What a kind comment that was. 

In conclusion:

While I wish the Pittsburgh Post-Gazette article was longer, in its limited space its author did touch upon the major relevant issues well regarding the PA Patient Safety Authority study and its implications towards national Health IT policy.

ONC's Dr. Andrew Gettinger's responses, however, seems to reflect an unwillingness of he and the government to acknowledge Bad Health IT.  His repsonses also appear to show a lack of appreciation of the complaints about EMRs from nearly 40 medical societies.  "It's the doctors fault" for not training enough.

He does acknowledge that better IT would be a good thing, but to date the best HHS could come up with to achieve that goal is a toothless Safety Center. Healthcare IT would be the only healthcare device sector afforded that extraordinary regulatory accommodation.

The notion that all that is needed to solve EMR problems is clerical training of (resistant) physicians seems that of a computing dilettante, and/or a health IT hyperenthusiast.  Such a view ignores decades of knowledge of bad IT, and in multiple sectors.

The blaming of physicians is also decidedly unhelpful towards the reputation of the technology and its enthusiasts in government.  Bad enough that physicians are already spending 50% or more of their time at computers, distracting from patient care.  Gettinger's "solution" also fails to acknowledge that physicians often work in multiple hospitals with different EHRs.
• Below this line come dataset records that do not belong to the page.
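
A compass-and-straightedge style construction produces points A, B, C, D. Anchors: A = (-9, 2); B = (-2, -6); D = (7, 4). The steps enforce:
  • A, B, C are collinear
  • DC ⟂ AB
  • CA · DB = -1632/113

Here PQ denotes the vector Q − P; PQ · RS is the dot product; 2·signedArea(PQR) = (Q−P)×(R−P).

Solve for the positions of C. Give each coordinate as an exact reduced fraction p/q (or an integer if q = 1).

1. C_x = -345/113  [A, B, C are collinear ∩ DC ⟂ AB]
2. C_y = -542/113  [A, B, C are collinear ∩ DC ⟂ AB]
   → C = (-345/113, -542/113)

C = (-345/113, -542/113)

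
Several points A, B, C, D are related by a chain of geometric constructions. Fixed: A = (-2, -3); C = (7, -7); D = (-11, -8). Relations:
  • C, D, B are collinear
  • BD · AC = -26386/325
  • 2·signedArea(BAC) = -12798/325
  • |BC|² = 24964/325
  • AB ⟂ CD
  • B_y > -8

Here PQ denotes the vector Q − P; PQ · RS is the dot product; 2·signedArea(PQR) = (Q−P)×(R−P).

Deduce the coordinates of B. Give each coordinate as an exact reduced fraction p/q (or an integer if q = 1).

1. B_x = -569/325  [C, D, B are collinear ∩ AB ⟂ CD]
2. B_y = -2433/325  [C, D, B are collinear ∩ AB ⟂ CD]
   → B = (-569/325, -2433/325)

B = (-569/325, -2433/325)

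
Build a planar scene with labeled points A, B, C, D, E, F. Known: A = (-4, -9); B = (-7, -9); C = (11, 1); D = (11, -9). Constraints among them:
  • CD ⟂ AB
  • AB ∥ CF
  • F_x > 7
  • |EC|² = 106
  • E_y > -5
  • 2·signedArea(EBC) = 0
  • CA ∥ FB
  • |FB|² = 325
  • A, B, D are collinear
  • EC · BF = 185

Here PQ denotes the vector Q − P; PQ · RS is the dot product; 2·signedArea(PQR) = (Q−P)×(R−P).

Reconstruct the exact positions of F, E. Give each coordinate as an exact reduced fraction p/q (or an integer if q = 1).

E = (2, -4)
F = (8, 1)

1. F_x = 8  [CA ∥ FB ∩ AB ∥ CF]
2. F_y = 1  [CA ∥ FB ∩ AB ∥ CF]
   → F = (8, 1)
3. E_x = 2  [2·signedArea(EBC) = 0 ∩ EC · BF = 185]
4. E_y = -4  [2·signedArea(EBC) = 0 ∩ EC · BF = 185]
   → E = (2, -4)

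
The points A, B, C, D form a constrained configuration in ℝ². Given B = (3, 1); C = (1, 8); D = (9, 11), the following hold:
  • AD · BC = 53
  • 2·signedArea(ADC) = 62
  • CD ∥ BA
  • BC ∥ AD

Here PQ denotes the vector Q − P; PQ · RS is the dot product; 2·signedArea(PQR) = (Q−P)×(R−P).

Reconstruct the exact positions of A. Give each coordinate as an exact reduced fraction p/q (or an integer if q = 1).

1. A_x = 11  [BC ∥ AD ∩ CD ∥ BA]
2. A_y = 4  [BC ∥ AD ∩ CD ∥ BA]
   → A = (11, 4)

A = (11, 4)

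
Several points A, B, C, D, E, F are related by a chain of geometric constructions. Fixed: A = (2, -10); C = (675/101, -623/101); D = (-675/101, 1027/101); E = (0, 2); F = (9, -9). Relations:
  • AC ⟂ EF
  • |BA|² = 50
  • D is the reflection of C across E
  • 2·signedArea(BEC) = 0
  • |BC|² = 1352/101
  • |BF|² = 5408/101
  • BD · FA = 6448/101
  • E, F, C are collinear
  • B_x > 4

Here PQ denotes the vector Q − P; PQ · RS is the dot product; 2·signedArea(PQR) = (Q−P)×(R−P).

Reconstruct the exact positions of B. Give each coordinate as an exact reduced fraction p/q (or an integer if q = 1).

B = (441/101, -337/101)

1. B_x = 441/101  [2·signedArea(BEC) = 0 ∩ BD · FA = 6448/101]
2. B_y = -337/101  [2·signedArea(BEC) = 0 ∩ BD · FA = 6448/101]
   → B = (441/101, -337/101)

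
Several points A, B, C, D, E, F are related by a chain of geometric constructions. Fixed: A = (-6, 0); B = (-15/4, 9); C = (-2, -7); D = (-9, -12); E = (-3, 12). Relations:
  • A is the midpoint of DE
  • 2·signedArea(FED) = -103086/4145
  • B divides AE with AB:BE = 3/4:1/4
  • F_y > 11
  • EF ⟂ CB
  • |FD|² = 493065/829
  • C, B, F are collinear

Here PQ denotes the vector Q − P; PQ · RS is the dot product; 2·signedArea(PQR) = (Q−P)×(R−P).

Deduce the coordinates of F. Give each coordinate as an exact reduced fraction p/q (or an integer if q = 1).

F = (-16851/4145, 49257/4145)

1. F_x = -16851/4145  [C, B, F are collinear ∩ EF ⟂ CB]
2. F_y = 49257/4145  [C, B, F are collinear ∩ EF ⟂ CB]
   → F = (-16851/4145, 49257/4145)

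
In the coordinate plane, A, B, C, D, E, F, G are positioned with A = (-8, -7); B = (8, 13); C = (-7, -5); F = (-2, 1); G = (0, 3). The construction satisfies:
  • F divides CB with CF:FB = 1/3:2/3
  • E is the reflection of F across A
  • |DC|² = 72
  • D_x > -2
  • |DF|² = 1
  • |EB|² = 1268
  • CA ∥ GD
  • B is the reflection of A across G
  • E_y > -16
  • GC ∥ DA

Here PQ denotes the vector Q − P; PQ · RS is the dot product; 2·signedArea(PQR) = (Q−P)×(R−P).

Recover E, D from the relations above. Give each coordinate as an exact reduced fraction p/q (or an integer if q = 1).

1. E_x = -14  [E is the reflection of F across A]
2. E_y = -15  [E is the reflection of F across A]
   → E = (-14, -15)
3. D_x = -1  [GC ∥ DA ∩ CA ∥ GD]
4. D_y = 1  [GC ∥ DA ∩ CA ∥ GD]
   → D = (-1, 1)

D = (-1, 1)
E = (-14, -15)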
They don't have the time to become clerical experts in multiple mega-complex systems.

Claiming the national incentives promoted the vendors to make better health it is also absurd. It actually promoted them to sell the bad health IT they had on hand, and lessened any motivation to improve the technology.

What the issues really boil down to is a conflict between those who believe in cybernetic supremacy (the hyperenthusiasts who ignore the real-world downsides) versus those who promote what I call cybernetic sobriety (a more candid, mature attitude fostered by actual knowledge of the long history of cybernetic failures and the myriad causes of such failures).